The symbols of the “Dragon” and “War in Heaven” have, as already stated, more than one significance; religious, astronomical and geological events being included in the one common allegory. But they had also a cosmological meaning. In India the Dragon story is repeated in one of its forms in the battles of Indra with Vritra. In the Vedas this Ahi-Vritra is referred to as the Demon of Drought, the [pg 402] terrible hot Wind. Indra is shown to be constantly at war with him; and with the help of his thunder and lightning the God compels Ahi-Vritra to pour down in rain on Earth, and then slays him. Hence, Indra is called the Vritra-han or the “Slayer of Vritra,” as Michael is called the Conqueror and “Slayer of the Dragon.” Both these “Enemies” are then the “Old Dragon” precipitated into the depths of the Earth, in this one sense.

The Avestaic Amshaspands are a Host with a leader like St. Michael over them, and seem identical with the legions of Heaven, to judge from the account in the Vendîdâd. Thus in Fargard xix, Zarathushtra is told by Ahura Mazda to “invoke the Amesha Spentas who rule over the seven Karshvares[886] of the Earth”;[887] which Karshvares in their seven applications refer equally to the seven Spheres of our Planetary Chain, to the seven Planets, the seven Heavens, etc., according to whether the sense is applied to a physical, supra-mundane, or simply a sidereal World. In the same Fargard, in his invocation against Angra Mainyu and his Host, Zarathushtra appeals to them in these words: “I invoke the seven bright Sravah with their sons and their flocks.”[888] The “Sravah”—a word which the Orientalists have given up as one “of unknown meaning”—means the same Amshaspands, but in their highest Occult meaning.
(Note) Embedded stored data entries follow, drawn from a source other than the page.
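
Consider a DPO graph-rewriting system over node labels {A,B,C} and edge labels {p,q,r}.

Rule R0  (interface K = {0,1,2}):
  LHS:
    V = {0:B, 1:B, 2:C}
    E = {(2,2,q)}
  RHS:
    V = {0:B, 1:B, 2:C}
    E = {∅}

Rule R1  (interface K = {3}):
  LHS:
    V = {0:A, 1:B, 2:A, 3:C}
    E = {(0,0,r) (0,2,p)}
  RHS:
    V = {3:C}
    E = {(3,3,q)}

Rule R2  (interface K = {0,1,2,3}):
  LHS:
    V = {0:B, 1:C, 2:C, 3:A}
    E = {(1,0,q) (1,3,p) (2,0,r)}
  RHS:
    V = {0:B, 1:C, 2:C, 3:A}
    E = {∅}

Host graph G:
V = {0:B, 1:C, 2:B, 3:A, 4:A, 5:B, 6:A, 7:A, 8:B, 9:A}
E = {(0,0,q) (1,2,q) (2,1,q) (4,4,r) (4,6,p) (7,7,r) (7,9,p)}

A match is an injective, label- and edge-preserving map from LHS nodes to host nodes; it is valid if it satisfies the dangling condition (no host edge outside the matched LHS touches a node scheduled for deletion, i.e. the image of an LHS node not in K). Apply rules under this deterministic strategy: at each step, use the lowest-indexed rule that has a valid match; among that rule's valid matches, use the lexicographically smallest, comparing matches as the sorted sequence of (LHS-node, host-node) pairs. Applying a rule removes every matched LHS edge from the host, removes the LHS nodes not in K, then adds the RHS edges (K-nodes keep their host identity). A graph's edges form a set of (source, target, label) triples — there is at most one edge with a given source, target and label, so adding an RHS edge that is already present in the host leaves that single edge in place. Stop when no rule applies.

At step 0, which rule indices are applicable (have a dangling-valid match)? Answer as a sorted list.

R0: no valid match — LHS pattern not found
R1: 4 valid matches — {0↦4, 1↦5, 2↦6, 3↦1}, {0↦4, 1↦8, 2↦6, 3↦1}, {0↦7, 1↦5, 2↦9, 3↦1} (+1 more)
R2: no valid match — LHS pattern not found

Answer: [R1]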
The Sravah are the Noumenoi of the phenomenal Amshaspands, the Souls or Spirits of those manifested Powers; and “their sons and their flocks” refer to the Planetary Angels and their sidereal flocks of stars and constellations. “Amshaspand” is the exoteric term used in terrestrial combinations and affairs only. Zarathushtra addresses Ahura Mazda constantly as the “maker of the material world.” Ormazd is the father of our Earth (Spenta Ârmaiti), who is referred to, when personified, as “the fair daughter of Ahura Mazda,”[889] who is also the creator of the Tree (of Occult and Spiritual Knowledge and Wisdom) from which the mystic and mysterious Baresma is taken. But the Occult name of the bright God was never pronounced outside the temple.
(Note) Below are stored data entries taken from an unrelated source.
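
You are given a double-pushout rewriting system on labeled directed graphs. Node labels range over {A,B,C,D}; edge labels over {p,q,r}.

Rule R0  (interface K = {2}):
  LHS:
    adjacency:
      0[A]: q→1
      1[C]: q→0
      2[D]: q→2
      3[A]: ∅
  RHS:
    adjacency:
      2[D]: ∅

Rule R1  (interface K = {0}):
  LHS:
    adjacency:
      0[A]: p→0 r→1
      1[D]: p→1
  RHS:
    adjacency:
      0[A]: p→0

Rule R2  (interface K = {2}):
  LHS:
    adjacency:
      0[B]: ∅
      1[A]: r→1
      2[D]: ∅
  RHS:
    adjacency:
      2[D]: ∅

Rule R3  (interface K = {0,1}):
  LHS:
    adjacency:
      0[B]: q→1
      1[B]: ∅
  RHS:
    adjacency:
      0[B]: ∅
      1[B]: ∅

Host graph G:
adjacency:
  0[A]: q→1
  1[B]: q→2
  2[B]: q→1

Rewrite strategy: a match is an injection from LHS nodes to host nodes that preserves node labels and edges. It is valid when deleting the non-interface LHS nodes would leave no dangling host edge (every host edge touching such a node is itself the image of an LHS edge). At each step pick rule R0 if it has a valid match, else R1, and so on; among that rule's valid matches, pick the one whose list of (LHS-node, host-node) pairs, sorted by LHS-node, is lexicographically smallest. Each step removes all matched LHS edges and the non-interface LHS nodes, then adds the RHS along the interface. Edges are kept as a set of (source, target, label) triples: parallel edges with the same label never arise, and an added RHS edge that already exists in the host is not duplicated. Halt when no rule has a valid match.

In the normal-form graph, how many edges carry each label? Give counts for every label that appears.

Answer: q:1

Rewrite trace:
start.  V:3 E:3  edges: 0-q->1 1-q->2 2-q->1
1. fire R3 via {0↦1, 1↦2}  →  V:3 E:2  edges: 0-q->1 2-q->1
2. fire R3 via {0↦2, 1↦1}  →  V:3 E:1  edges: 0-q->1
normal form: no rule applies after step 2
NF edges: [(0, 1, 'q')]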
Samael or Satan the seducing Serpent of Genesis, and one of the primeval Angels who rebelled, is the name of the “Red Dragon.” He [pg 403] is the Angel of Death, for the Talmud says that “the Angel of Death and Satan are the same.” He is killed by Michael, and once more killed by St. George, who also is a Dragon Slayer. But see the transformations of this. Samael is identical with the Simoom, the hot wind of the desert, or again with the Vedic Demon of Drought, as Vritra. “Simoon is called Atabutos” or—Diabolos, the Devil.
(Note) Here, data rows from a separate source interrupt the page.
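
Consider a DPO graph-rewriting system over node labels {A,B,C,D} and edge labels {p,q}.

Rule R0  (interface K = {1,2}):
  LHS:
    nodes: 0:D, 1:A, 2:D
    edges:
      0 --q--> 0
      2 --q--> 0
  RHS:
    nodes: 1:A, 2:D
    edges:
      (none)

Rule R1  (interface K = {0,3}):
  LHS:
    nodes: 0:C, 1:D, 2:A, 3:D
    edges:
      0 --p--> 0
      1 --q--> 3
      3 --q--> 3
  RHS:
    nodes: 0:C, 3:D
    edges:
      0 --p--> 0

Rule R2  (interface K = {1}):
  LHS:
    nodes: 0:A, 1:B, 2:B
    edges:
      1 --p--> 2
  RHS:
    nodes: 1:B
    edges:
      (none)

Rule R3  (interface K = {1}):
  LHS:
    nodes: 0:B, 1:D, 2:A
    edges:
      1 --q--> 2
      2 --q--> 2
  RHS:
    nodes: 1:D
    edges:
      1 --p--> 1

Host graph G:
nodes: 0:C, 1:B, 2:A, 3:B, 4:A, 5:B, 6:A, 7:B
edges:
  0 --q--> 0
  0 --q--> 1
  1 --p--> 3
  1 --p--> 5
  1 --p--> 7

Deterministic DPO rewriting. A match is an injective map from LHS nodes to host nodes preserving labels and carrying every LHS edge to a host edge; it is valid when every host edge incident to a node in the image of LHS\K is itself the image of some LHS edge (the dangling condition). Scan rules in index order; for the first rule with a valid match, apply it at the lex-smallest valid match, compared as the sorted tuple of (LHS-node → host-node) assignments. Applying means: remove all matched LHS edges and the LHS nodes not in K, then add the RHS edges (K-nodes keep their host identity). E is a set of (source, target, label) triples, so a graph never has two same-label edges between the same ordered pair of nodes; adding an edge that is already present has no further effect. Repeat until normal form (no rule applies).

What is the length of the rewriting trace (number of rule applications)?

Answer: 3

Steps:
[0] host  ⇒  8 nodes, 5 edges  {0-q->0 0-q->1 1-p->3 1-p->5 1-p->7}
[1] R2 @ {0↦2, 1↦1, 2↦3}  ⇒  6 nodes, 4 edges  {0-q->0 0-q->1 1-p->5 1-p->7}
[2] R2 @ {0↦4, 1↦1, 2↦5}  ⇒  4 nodes, 3 edges  {0-q->0 0-q->1 1-p->7}
[3] R2 @ {0↦6, 1↦1, 2↦7}  ⇒  2 nodes, 2 edges  {0-q->0 0-q->1}
halt: no rule applies after step 3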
Typhon, or the Dragon Apophis—the Accuser in the Book of the Dead—is worsted by Horus, who pierces his opponent's head with a spear; and Typhon is the all-destroying wind of the desert, the rebellious element that throws everything into confusion. As Set, he is the darkness of night, the murderer of Osiris, who is the light of day and the Sun. Archæology demonstrates that Horus is identical with Anubis,[890] whose effigy was discovered upon an Egyptian monument, with a cuirass and a spear, like Michael and St. George. Anubis is also represented as slaying a Dragon, that has the head and tail of a serpent.[891]